Integration brings innovation

We work with integration partners who use mobile APIs and services to develop third party apps that utilise mobile credentials. These include uses as varied as universities, offices, gyms, co-working spaces and property management for multi-family residential – with testing underway in other industries such as healthcare.

Common themes in all these examples are the ease with which mobile credentials can be deployed, and the additional benefits they can bring. No longer do co-working spaces need someone physically present to give them a key card when they signup; landlords don’t have to chase tenants for physical keys back at the end of tenancies.

Mobile credentials can be used at universities to enable integrated food payments or in offices to provide simple access to lockers or other facilities. It also virtually eliminates credential sharing, as people are very unlikely to share their phone with someone else.

Modern technology minimises downsides

With lost credentials, if a traditional key card or fob goes unnoticed or unreported it doesn’t matter how smart the card is – it can still be used to gain access if it were to fall into the wrong hands.

With a company logo on the card/lanyard, someone will know exactly where to go. In contrast, a lost phone will often be reported right away and has an extra layer of protection thanks to built-in biometric security or passcodes that are included on smartphones.
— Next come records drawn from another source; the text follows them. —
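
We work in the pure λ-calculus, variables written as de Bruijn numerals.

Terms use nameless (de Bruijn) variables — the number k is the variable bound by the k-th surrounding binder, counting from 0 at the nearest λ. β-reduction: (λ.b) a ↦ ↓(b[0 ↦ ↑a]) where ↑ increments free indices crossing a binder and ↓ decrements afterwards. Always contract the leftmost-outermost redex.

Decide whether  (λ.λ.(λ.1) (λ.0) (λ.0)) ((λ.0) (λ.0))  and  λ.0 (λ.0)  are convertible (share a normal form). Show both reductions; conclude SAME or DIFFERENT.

Answer: SAME — A ⇓ λ.0 (λ.0), B ⇓ λ.0 (λ.0)

Reduction:
Term A:
  start: (λ.λ.(λ.1) (λ.0) (λ.0)) ((λ.0) (λ.0))
  [1] λ.(λ.1) (λ.0) (λ.0)
  [2] λ.0 (λ.0)

Term B:
  start: λ.0 (λ.0)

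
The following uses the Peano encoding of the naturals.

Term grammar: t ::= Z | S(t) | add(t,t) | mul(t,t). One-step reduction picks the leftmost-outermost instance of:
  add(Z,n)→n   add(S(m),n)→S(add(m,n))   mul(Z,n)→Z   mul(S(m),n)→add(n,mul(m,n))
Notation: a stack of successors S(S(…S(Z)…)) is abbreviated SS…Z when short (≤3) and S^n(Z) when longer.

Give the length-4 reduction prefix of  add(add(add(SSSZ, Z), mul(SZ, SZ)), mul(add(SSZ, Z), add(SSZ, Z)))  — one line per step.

Answer: after 4 steps: S(add(add(S(add(SZ, Z)), mul(SZ, SZ)), mul(add(SSZ, Z), add(SSZ, Z))))

Reduction:
  start: add(add(add(SSSZ, Z), mul(SZ, SZ)), mul(add(SSZ, Z), add(SSZ, Z)))
  →1  add(add(S(add(SSZ, Z)), mul(SZ, SZ)), mul(add(SSZ, Z), add(SSZ, Z)))
  →2  add(S(add(add(SSZ, Z), mul(SZ, SZ))), mul(add(SSZ, Z), add(SSZ, Z)))
  →3  S(add(add(add(SSZ, Z), mul(SZ, SZ)), mul(add(SSZ, Z), add(SSZ, Z))))
  →4  S(add(add(S(add(SZ, Z)), mul(SZ, SZ)), mul(add(SSZ, Z), add(SSZ, Z))))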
It’s also incredibly easy to issue credentials via email, removing costs of printing and delivering physical cards while also bringing environmental benefits from old plastic cards not ending up in landfill. Moreover, mobile credentials solve instances of card-cloning which is commonplace with many low-frequency card technologies.

Easing concerns for increased adoption

Even though adoption is becoming more widespread as part of modern access control solutions, there can still be hurdles to clear with some customers. One common complaint is subscription fees, which are seen as costly and unnecessary by many end users and installers. At ICT, we choose not to charge an ongoing fee, which means the one-off payment for the mobile credential is often cheaper than our other high-frequency credential options.

Early, constructive conversations can ease concerns that may exist around mobile credentials and, by removing barriers to entry, we often find it possible to get a transition or smaller scale trial over the line.

This could involve hardware such as ICT’s multi-technology tSec readers which read traditional 125kHz or 13.56MHz credentials as well as offering NFC or Bluetooth capability for mobile credentials. Once businesses dip their toes into mobile credentials and get hands-on experience, the advantages soon become clear.

We believe mobile credentials will play a vital role as the world increasingly turns to smart, mobile solutions to future proof their security investments. Mobile credentials complement existing systems by enabling secure access from smartphones. With a mobile app, you can now also monitor and control properties on the go, so it’s possible to have an access control, intrusion detection and building automation system in your pocket.

It’s our job to help educate people on the potential advantages of mobile credentials, while continuing to look at ways we can improve the technology to deliver a better experience for all parties.